A death in the family kills a lot of hopes and expectations built around the life of the person who is no more… or less. Raat Akeli Hai, a skillfully scripted whodunit that is much more than just a murder mystery, opens with two deaths, both connected to the same family. The patriarchal nightmare of the Singh parivar, a feudal kingdom where kinks and whims rule, where the men decide the quality of the air women should breathe, is brought to life in flickering colours of dark, furtive and suppressed emotions.
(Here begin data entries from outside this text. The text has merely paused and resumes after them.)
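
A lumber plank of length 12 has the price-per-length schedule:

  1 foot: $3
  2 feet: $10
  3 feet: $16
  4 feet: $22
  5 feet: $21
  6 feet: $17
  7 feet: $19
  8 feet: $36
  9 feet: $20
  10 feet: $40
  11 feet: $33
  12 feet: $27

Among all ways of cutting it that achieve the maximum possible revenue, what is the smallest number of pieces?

3

Let r[k] be the best obtainable value from length k. For each k, try every first piece i and keep the best of price[i] + r[k−i].
r[1] = 3
r[2] = 10
r[3] = 16
r[4] = 22
r[5] = 26  (first piece 2, then r[3]=16)
r[6] = 32  (first piece 2, then r[4]=22)
r[7] = 38  (first piece 3, then r[4]=22)
r[8] = 44  (first piece 4, then r[4]=22)
r[9] = 48  (first piece 2, then r[7]=38)
r[10] = 54  (first piece 2, then r[8]=44)
r[11] = 60  (first piece 3, then r[8]=44)
r[12] = 66  (first piece 4, then r[8]=44)
Maximum revenue is $66.
Now minimize piece count subject to staying optimal: for each k, pieces[k] = 1 + min over i with p[i]+r[k−i]=r[k] of pieces[k−i].
pieces[9] = 3
pieces[10] = 3
pieces[11] = 3
pieces[12] = 3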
Straightaway we must applaud Pankaj Kumar’s cinematography. A lot of the intended incandescence of seething hearts is lost on the OTT platform. But what remains is still remarkable. First-time director Honey Trehan creates a dark, sinister and self-contained universe of painful gender discrimination shaken up by the murder of the patriarch (Thakur) on his wedding night… his second wedding night. Thakur’s bride is a free-spirited libertine or at least that’s how she comes across to be. She has been sleeping with both, the aged man of the house and his robust nephew Vikram.
Enter Inspector Jatil Yadav (played by Nawazuddin Siddiqui), a hard nut to crack and known to crack-open difficult cases, Jatil (with an ‘l’) is a Mama’s Boy attached at his mother Ila Arun’s apron strings. It doesn’t take him long to get attracted to Radha, the promiscuous and newly-widowed second wife of the recently-slayed Thakur. It’s to writer Smita Singh’s credit that she builds a remote humour around Jatil’s struggle to change his marital status. That he falls head over heels in love with Radha (played by Radhika Apte) is a providential for the plot. Not only does the growing relationship between the quirky cop and the wanton widow take the narrative to the level of a Greek tragedy but it also propels the whodunit into a kind of romantic somersault where love and murder mingle into a stirring, often provocative film.
In a film as complex and compelling as Raat Akeli Hai, the casting is supreme. Casting director-turned-filmmaker Trehan gives the murder mystery the actors it deserves. Nawazuddin and Radhika gather their considerable nervous energy into performances that constantly suggest there’s more to the proceedings than meets the eye. Raat Akeli Hai is impressively reined-in about its rage for a society that allows men to treat women as objects of lust. Every major character, man or woman is angry. But none is given the luxury of unchecked expression. The deep sorrow that encircles us while watching Raat Akeli Hai is all well worth experiencing. It is what makes life bearable.